At the end of last month, Bezos expeditions co-directed a round of $ 405 million for the Robotic startup Field IA with donors, including the Emerson collective from Laurene Powell Jobs. In the past six months only, Hillspire, the family office of billionaire Google Eric Schmidt, supported at least six AI startups, according to data provided exclusively to CNBC by FINTRX, a private wealth intelligence platform.
But while technological unicorns obtain most of the buzz, family offices prefer to invest in AI boom via public actions, according to a recent survey of Goldman Sachs. The banking of the bank with 245 family offices from around the world revealed that 52% is exposed to AI through public shares or primary FNB, while a quarter said it was invested directly in AI startups.
Meena Flynn of Goldman Sachs declared within the wealth that family offices probably have an even greater exhibition thanks to actions than.
“The first nine out of 10 of S&P actions are AI-centered stories, and they represent 40% of the S&P,” said Global Private Wealth Management Co-chef.
Flynn partially attributed the preference for AI actions to more temperate assessments on public procurement.
“If you look in the past five years and look at the evaluation differences between private markets and public procurement, private markets really need to become evaluations that some of the members [general partners] Entered, “she said.” People, I think, have more confidence in public procurement from the point of view of evaluation. “”
Family offices were also more likely to declare investments in companies that operate AI for productivity and efficiency (38%) or secondary beneficiaries of AI BOOM, such as energy suppliers (32%) than IA startups. (Respondents were authorized to choose several answers).
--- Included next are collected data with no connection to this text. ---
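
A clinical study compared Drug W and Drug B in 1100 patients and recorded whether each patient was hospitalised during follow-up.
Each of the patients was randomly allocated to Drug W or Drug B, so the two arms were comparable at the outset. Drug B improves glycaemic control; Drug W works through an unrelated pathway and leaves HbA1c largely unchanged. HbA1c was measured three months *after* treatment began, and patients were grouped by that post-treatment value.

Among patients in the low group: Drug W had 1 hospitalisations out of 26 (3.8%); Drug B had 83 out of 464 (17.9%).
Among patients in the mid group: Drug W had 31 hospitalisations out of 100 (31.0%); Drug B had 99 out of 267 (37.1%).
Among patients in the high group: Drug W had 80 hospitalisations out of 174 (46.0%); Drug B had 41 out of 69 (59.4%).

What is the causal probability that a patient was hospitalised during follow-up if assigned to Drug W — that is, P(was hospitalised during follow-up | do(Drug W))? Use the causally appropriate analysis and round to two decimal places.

The stratified and pooled comparisons disagree (Drug W wins within each HbA1c; Drug B wins overall), so the answer turns on the causal role of HbA1c.
HbA1c lies on the pathway drug → HbA1c → outcome, so adjusting for it blocks the indirect effect. For the total causal effect of drug, use the unadjusted pooled rates.
So P(outcome | do(Drug W)) is just the pooled rate for Drug W: 112/300 = 0.373.

0.37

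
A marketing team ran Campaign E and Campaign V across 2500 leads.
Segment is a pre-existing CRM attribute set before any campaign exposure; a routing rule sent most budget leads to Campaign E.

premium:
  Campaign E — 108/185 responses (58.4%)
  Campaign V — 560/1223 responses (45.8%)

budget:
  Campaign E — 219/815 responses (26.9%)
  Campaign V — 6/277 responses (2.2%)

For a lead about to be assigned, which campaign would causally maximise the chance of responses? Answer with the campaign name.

Campaign E is higher inside every customer segment stratum but Campaign V is higher in aggregate. Whether to stratify depends on how customer segment relates to the campaign.
Customer segment is set before the campaign has any effect — it is not caused by the campaign — and it independently drives the outcome. That makes it a confounder, so the causal comparison is within customer segment levels.
Within each level — premium: 58.4% vs 45.8%; budget: 26.9% vs 2.2% — Campaign E is higher every time.

Campaign E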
The report noted that 27% of family offices planned to be overweight for energy and material companies on public and private markets over the next 12 months.
Respondents, two thirds of whom said managed at least $ 1 billion in assets, were interviewed from May 20 to June 18. Almost nine out of 10 have declared a form of investment in AI. Only 5% said they did not plan to invest in space.
Family offices are not known for their technology know-how, Deloitte estimating the average age of families at 68 years old. But Jean Altier de Goldman Sachs said that they quickly warned AI because he became omnipresent in daily life, unlike other new technologies such as blockchain. She gave the example of the Google AI search function.
“It’s already part of people’s lives,” said the world leader in managed strategies. “I think that the native exhibition of people at AI occurred much faster than certain other technological innovations.”
Despite the preference of respondents for public actions, Flynn noted that access to more opportunities requires investing in private markets.
“There are about 800 unicorns at the moment. If you suppose the rate of exit of the historic upright on the historic scholarship per year, it would take 12 years to erase the backwards against four pre-Pandemic years,” she said.